Friday, May 18, 2007

First Lines Contest... What Not To Do

I find I can’t choose examples of what not to do from the sweet, sincere people who entered the contest. There were a couple that kind of asked for it, though. So... some tips:

1. If your first two lines are so rhythmic that they could be the start of a limerick, they’re almost certainly too rhythmic.

2. You probably don’t want to start your manuscript with a run-on sentence.

3. Have your manuscript read by someone who knows a lot of slang, just in case you’ve given a tall pointy structure a vaguely Asian-sounding name which to other people is a term for male genitalia.

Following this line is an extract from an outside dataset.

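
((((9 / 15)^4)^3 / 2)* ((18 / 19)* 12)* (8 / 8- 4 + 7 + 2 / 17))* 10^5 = 25713241344 / 5046875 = 5094.88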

Thanks to all for playing!

10 comments:

Terry P. said...

Dear E.A.,

Thanks for doing this--such a simple yet effective way of showing what makes an intriguing first line. I'd love to hear your thoughts about following up with your hook. And perhaps now, you could do a "last lines" contest (because don't you feel it's also critical to leave your reader feeling satisfied with an amazing final sentence?).

Anonymous said...

I can't figure out what the vaguely Asian-sounding name is!

Anonymous said...

On behalf of at least some of the sweet, sincere contestants...any feedback (without naming names!) would be most welcome. I'd rather know what I need to work on and what I should simply...burn!

Editorial Anonymous said...

It's just... I read on a message board about a woman who entered a bit of her work in a contest from Evil Editor, and she described one of her characters as an MILF without knowing what it meant, and was later mortified at the hilarity that ensued.
I don't want to do that to people...
But I have an idea for the next contest that might deal with this.

Linda D. (sbk) said...

Thank you for doing this. It would be wonderful to see some examples of what doesn't work and why. We're tough. We can take it.

Scott Ray Randall said...

Elizabeth - I'm guessing that the Asian-sounding name is Wang. that's definitely a slang term for male genitalia here in Sacramento.

Anonymous said...

Ooops! I think I'm guilty of number 1. But I was actually, sincerely, funning you. :-)

There is no story past those lines.
At least none that has come to me yet...

Can I enter it again for the worst contest?

Jeannette Towey said...

Oh dear. Many years ago there used to be a proprietary word processing system called Wang. Those of us who used it from time to time would usually say we were off 'wanging'. It sounded funny at the time but I guess now it would just sound coarse!